Aaron grinned and took another bite of celery.
“As a heart attack. Remember two Christmases ago when I told you that you and Caitlin would make a good couple?”
“You were drunk.”
“I was still right,” Aaron said, waving the celery stick beneath Mac’s nose as he backed out of the room.
“You did it on purpose?”
“Yes.”
Mac grinned. “So I have you to thank for the hell I went through?”
“And for Caitlin. You have to thank me for her, too. God only knows how long it would have taken you two to wake up if I hadn’t interfered. I am the best,” he crowed, in an imitation of their childhood taunts, when one-upmanship mattered most of all.
Mac laughed. “Yeah, but I won the girl.”
Aaron rolled his eyes. “Like I care.”
This time, they both laughed aloud.
“What’s so funny?” Caitlin asked.
“Nothing,” they said in unison.
Her eyes narrowed. She’d seen them in this mood before.
“Get out,” she said, pointing toward the living room. “Get out of my kitchen and go do something.”
“Like what?” Mac asked.
“I don’t know,” she muttered. “Just go be men.”
“I’ll give it my best shot,” Aaron said, then laughed at his own wit as he sauntered out, leaving Mac to follow.
The joy in her heart was almost perfect as she went about finishing the meal.
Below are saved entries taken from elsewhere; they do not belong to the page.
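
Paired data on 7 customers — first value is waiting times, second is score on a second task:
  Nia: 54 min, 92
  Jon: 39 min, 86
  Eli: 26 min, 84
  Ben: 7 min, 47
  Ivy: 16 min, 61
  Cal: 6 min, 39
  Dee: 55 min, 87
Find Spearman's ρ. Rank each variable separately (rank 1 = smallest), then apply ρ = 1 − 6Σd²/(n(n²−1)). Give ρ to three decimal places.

Ranks of variable 1: 6, 5, 4, 2, 3, 1, 7
Ranks of variable 2: 7, 5, 4, 2, 3, 1, 6
d = r₁ − r₂: -1, 0, 0, 0, 0, 0, 1
d²: 1, 0, 0, 0, 0, 0, 1; Σd² = 2
ρ = 1 − 6·2/(7·48) = 1 − 12/336 = 0.964

0.964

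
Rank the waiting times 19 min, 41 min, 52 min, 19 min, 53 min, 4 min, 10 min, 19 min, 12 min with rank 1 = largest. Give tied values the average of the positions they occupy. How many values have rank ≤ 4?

Sorted (descending): 53, 52, 41, 19, 19, 19, 12, 10, 4
The 3 values of 19 occupy positions 4–6 → average rank 5.
Ranks ≤ 4: {1, 2, 3} → 3 values.

3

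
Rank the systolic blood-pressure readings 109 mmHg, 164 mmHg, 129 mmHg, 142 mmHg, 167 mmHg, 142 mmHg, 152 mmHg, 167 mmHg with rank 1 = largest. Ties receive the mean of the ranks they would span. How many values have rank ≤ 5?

Sorted (descending): 167, 167, 164, 152, 142, 142, 129, 109
The 2 values of 167 occupy positions 1–2 → average rank (1+2)/2 = 1.5.
The 2 values of 142 occupy positions 5–6 → average rank (5+6)/2 = 5.5.
Ranks ≤ 5: {1.5, 1.5, 3, 4} → 4 values.

4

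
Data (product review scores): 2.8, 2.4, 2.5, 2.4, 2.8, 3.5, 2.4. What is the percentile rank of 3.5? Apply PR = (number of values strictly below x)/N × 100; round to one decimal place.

85.7

N = 7.
Strictly below 3.5: 6. Equal to 3.5: 1.
PR = 6/7 × 100 = 85.7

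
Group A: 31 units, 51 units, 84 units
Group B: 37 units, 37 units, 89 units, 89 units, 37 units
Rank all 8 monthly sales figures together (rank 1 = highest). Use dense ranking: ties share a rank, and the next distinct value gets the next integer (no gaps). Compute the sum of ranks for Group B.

14

Sorted (descending): 89, 89, 84, 51, 37, 37, 37, 31
The 2 values of 89 share dense rank 1.
The 3 values of 37 share dense rank 4.
Remaining distinct values take the next consecutive integers.
Group B values → pooled ranks: 37→4, 37→4, 89→1, 89→1, 37→4
Rank sum = 4 + 4 + 1 + 1 + 4 = 14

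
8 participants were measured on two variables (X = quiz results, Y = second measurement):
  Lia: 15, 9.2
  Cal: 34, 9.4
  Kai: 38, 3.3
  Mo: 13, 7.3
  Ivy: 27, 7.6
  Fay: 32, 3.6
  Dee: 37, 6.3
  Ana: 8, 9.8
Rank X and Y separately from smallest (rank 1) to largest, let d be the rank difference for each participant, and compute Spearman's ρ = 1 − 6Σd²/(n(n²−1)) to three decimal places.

Ranks of variable 1: 3, 6, 8, 2, 4, 5, 7, 1
Ranks of variable 2: 6, 7, 1, 4, 5, 2, 3, 8
d = r₁ − r₂: -3, -1, 7, -2, -1, 3, 4, -7
d²: 9, 1, 49, 4, 1, 9, 16, 49; Σd² = 138
ρ = 1 − 6·138/(8·63) = 1 − 828/504 = -0.643

-0.643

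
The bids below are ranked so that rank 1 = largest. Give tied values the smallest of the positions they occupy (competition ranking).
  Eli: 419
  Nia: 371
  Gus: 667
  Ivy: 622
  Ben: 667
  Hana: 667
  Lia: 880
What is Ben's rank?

Sorted (descending): 880, 667, 667, 667, 622, 419, 371
The 3 values of 667 occupy positions 2–4 → each gets rank 2.
Ben has value 667 → rank 2.

2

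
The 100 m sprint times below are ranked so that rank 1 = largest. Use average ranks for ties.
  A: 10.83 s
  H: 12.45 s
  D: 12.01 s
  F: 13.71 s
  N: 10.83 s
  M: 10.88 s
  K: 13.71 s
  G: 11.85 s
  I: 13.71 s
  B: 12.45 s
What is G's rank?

Sorted (descending): 13.71, 13.71, 13.71, 12.45, 12.45, 12.01, 11.85, 10.88, 10.83, 10.83
The 3 values of 13.71 occupy positions 1–3 → average rank 2.
The 2 values of 12.45 occupy positions 4–5 → average rank (4+5)/2 = 4.5.
The 2 values of 10.83 occupy positions 9–10 → average rank (9+10)/2 = 9.5.
G has value 11.85 s → rank 7.

7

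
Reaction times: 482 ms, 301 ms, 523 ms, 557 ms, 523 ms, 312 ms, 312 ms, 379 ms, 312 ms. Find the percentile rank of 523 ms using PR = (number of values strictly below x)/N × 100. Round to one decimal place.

N = 9.
Strictly below 523: 6. Equal to 523: 2.
PR = 6/9 × 100 = 66.7

66.7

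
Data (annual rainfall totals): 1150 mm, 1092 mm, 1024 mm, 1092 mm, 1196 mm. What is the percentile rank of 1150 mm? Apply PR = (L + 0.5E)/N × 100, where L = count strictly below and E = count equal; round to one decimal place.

N = 5.
Strictly below 1150: 3. Equal to 1150: 1.
PR = (3 + 0.5·1)/5 × 100 = 70.0

70.0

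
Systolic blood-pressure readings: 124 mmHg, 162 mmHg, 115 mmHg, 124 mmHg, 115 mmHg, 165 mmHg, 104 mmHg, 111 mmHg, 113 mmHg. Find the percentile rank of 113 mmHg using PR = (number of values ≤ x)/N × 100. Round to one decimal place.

N = 9.
Strictly below 113: 2. Equal to 113: 1.
PR = 3/9 × 100 = 33.3

33.3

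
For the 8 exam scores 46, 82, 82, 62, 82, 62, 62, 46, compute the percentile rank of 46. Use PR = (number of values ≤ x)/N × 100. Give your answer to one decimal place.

N = 8.
Strictly below 46: 0. Equal to 46: 2.
PR = 2/8 × 100 = 25.0

25.0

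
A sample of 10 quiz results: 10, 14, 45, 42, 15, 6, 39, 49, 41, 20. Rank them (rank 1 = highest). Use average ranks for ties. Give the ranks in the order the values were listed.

9, 8, 2, 3, 7, 10, 5, 1, 4, 6

Sorted (descending): 49, 45, 42, 41, 39, 20, 15, 14, 10, 6
No ties — each value takes its position as its rank.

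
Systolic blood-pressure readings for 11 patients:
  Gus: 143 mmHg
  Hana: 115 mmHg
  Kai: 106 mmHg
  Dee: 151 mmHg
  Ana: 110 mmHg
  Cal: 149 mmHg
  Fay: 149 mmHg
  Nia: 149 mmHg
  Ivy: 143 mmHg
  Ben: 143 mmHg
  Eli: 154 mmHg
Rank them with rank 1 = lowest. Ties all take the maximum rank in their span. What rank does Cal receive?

9

Sorted (ascending): 106, 110, 115, 143, 143, 143, 149, 149, 149, 151, 154
The 3 values of 143 occupy positions 4–6 → each gets rank 6.
The 3 values of 149 occupy positions 7–9 → each gets rank 9.
Cal has value 149 mmHg → rank 9.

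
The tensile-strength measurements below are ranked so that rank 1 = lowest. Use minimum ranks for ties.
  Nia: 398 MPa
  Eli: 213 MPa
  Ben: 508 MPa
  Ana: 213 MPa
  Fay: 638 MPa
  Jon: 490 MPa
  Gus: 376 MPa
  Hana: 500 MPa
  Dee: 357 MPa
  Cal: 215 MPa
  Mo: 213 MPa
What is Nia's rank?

7

Sorted (ascending): 213, 213, 213, 215, 357, 376, 398, 490, 500, 508, 638
The 3 values of 213 occupy positions 1–3 → each gets rank 1.
Nia has value 398 MPa → rank 7.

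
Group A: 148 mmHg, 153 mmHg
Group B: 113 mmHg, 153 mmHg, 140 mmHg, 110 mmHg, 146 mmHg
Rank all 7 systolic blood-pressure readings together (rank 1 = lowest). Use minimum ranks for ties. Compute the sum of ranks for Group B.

16

Sorted (ascending): 110, 113, 140, 146, 148, 153, 153
The 2 values of 153 occupy positions 6–7 → each gets rank 6.
Group B values → pooled ranks: 113→2, 153→6, 140→3, 110→1, 146→4
Rank sum = 2 + 6 + 3 + 1 + 4 = 16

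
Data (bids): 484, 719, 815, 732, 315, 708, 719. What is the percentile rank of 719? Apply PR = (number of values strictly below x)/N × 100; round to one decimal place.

N = 7.
Strictly below 719: 3. Equal to 719: 2.
PR = 3/7 × 100 = 42.9

42.9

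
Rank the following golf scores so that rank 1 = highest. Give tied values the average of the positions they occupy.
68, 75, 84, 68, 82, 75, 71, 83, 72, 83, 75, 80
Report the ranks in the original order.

Sorted (descending): 84, 83, 83, 82, 80, 75, 75, 75, 72, 71, 68, 68
The 2 values of 83 occupy positions 2–3 → average rank (2+3)/2 = 2.5.
The 3 values of 75 occupy positions 6–8 → average rank 7.
The 2 values of 68 occupy positions 11–12 → average rank (11+12)/2 = 11.5.

11.5, 7, 1, 11.5, 4, 7, 10, 2.5, 9, 2.5, 7, 5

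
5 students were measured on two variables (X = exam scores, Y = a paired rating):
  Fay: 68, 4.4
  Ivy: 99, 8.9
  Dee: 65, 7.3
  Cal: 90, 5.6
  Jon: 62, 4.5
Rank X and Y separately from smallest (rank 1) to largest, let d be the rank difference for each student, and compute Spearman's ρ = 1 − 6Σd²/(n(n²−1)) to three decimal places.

0.500

Ranks of variable 1: 3, 5, 2, 4, 1
Ranks of variable 2: 1, 5, 4, 3, 2
d = r₁ − r₂: 2, 0, -2, 1, -1
d²: 4, 0, 4, 1, 1; Σd² = 10
ρ = 1 − 6·10/(5·24) = 1 − 60/120 = 0.500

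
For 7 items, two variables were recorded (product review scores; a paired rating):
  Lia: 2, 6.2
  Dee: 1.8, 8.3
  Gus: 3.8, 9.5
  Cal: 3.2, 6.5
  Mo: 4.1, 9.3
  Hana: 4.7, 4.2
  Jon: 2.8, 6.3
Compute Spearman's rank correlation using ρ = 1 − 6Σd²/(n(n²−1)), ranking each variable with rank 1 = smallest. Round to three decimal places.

Ranks of variable 1: 2, 1, 5, 4, 6, 7, 3
Ranks of variable 2: 2, 5, 7, 4, 6, 1, 3
d = r₁ − r₂: 0, -4, -2, 0, 0, 6, 0
d²: 0, 16, 4, 0, 0, 36, 0; Σd² = 56
ρ = 1 − 6·56/(7·48) = 1 − 336/336 = 0.000

0.000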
Although this wasn’t the first Christmas she’d spent in Mac’s company, it was her first as a woman in love. Everything smelled sweeter. Food tasted richer. Hearts beat faster. It was the best. Only now and then did a flash of evil tease her mind, but she quickly pushed it away.
Just as she was about to take the turkey out of the oven, the doorbell rang again. Confident that there were three able-bodied men to answer, she continued with the task, taking pride in the golden-brown skin of the bird in the pan.
A couple of minutes later, Mac came hurrying into the room. “Honey, there’s someone to see you.”
She frowned. “Oh, Mac, can’t you deal with it? The food is almost ready. We’re about to sit down to eat.”
He shook his head. “Trust me,” he said. “You don’t want to miss this.”
She took off her apron and wiped her hands.